曾散佚失传的诸多精妙道法,也在我手中一一复原,
沈家府邸的晨昏,再次响起了朗朗的诵经声和弟子们演练符法时的破空声。
地府亦迎来了新主,新任鬼王名唤谢必安。
他行事公正,赏罚分明,
对曾饱受欺凌的沈家怀有敬意,两界盟约稳固,一派祥和。
我的生活沉静如水,每日处理家族事务,
于静室中潜心修行,偶尔去演武场指点弟子。
父亲彻底放下了担子,颐养天年。
他时常坐在廊下,看着我处理事务的身影,眼神复杂,许久才叹出一句:
“栀岁,爹以前是昏了头,委屈你了。”
我只淡然一笑。过往种种,如镜花水月,早已不愿再回头探究。
放下,才是对自己的慈悲。
今日是我十九岁生辰。
没有宾客盈门,没有奢华宴席,只有一家人围坐,吃了顿清净的家宴。
饭后,我避开热闹,独自来到后山的锁龙井。
一年前,我从井中取出万鬼幡,
以凡人之躯,逆转了沈家与我自身的命运。
如今故地重游,心境已截然不同。
井口寒气丝丝缕缕地渗出,晚风微凉,拂动我鬓边碎发。
一个身影,踏着月色,无声无息地出现在我身后。
我没有回头,那清冽如雪的气息,我早已熟悉。
是谢必安。
他今日未着往日的白袍,仅一袭玄色暗纹常服,
敛去了神祇的威压,反倒衬得他身形挺拔,多了几分尘世的温润雅致。
“沈天师,生辰安康。”他的声音清越如玉石相击。
他递来一个紫檀木盒。
“薄礼一份,不成敬意。”
我打开盒盖,内里静卧着一颗通体莹白,
华光内敛的珠子,散发着令人心安的祥和之气。
“这是定魂珠,以九天清气温养百年而成,有安神定魂之效。”
“你身负万鬼幡,此物可为你涤荡阴晦。”
我抬眼看他,月光下,他的眉眼清俊分明。
“无功不受禄,鬼王厚礼,栀岁愧不敢当。”
“并非无功。”谢必安看着我,那双漆黑的眼眸深邃如夜,却倒映着漫天星河。
“沈天师,你或许不知,若非你当日以雷霆手段拨乱反正,我亦无可能从十殿阎罗的制衡中脱颖而出,肃清地府沉疴。”

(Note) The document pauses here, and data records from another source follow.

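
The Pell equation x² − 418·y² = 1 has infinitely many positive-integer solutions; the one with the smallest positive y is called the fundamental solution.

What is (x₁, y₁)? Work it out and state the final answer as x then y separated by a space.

33857 1656

√418 → a₀=20, period (2,4,20,4,2,40); ℓ=6 even so k=5
k=0  a_k=20  p_k/q_k = 20/1
k=1  a_k=2  p_k/q_k = 41/2
k=2  a_k=4  p_k/q_k = 184/9
k=3  a_k=20  p_k/q_k = 3721/182
k=4  a_k=4  p_k/q_k = 15068/737
k=5  a_k=2  p_k/q_k = 33857/1656
→ (33857, 1656).  Check: 33857²=1146296449, 418·1656²=1146296448, difference 1.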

“这一年,阴阳清明,两界风调雨顺,再无生魂枉死之事。此乃大功德。”
他的目光坦荡真诚,没有半分虚与委蛇。
“我不过是做了分内之事。”
“对地府而言,是公。但对我谢必安而言”
他顿了顿,视线落在我的脸上,
那目光专注而温和,褪去了鬼神的疏离,只剩下纯粹的欣赏。
“是私,是钦佩。”
钦佩二字如羽,轻轻扫过心尖。
我心湖微澜,不由自主地迎上他的视线。
那颗因背叛而早已冰封死寂的心,竟被这温和的目光,融开了一道细微的裂痕。
但我很快回神,垂下眼帘,不动声色地退后半步,守住应有的界限。
井中吹来的寒风拂过脸颊,激起一阵凉意,
却奇异地让我感到一丝久违的暖。
过往的伤痛与背叛,在这一刻,似乎都淡了许多。
我的人生,不应只有仇恨与责任。
或许,也该有一个新的开始。
我释然一笑。
在皎洁的月光下,看向山下万家灯火,那片人间烟火,让我对未来充满了期待。
而他,只是安静地立在我身后一步之遥,如月色般,沉默而温柔地守护着。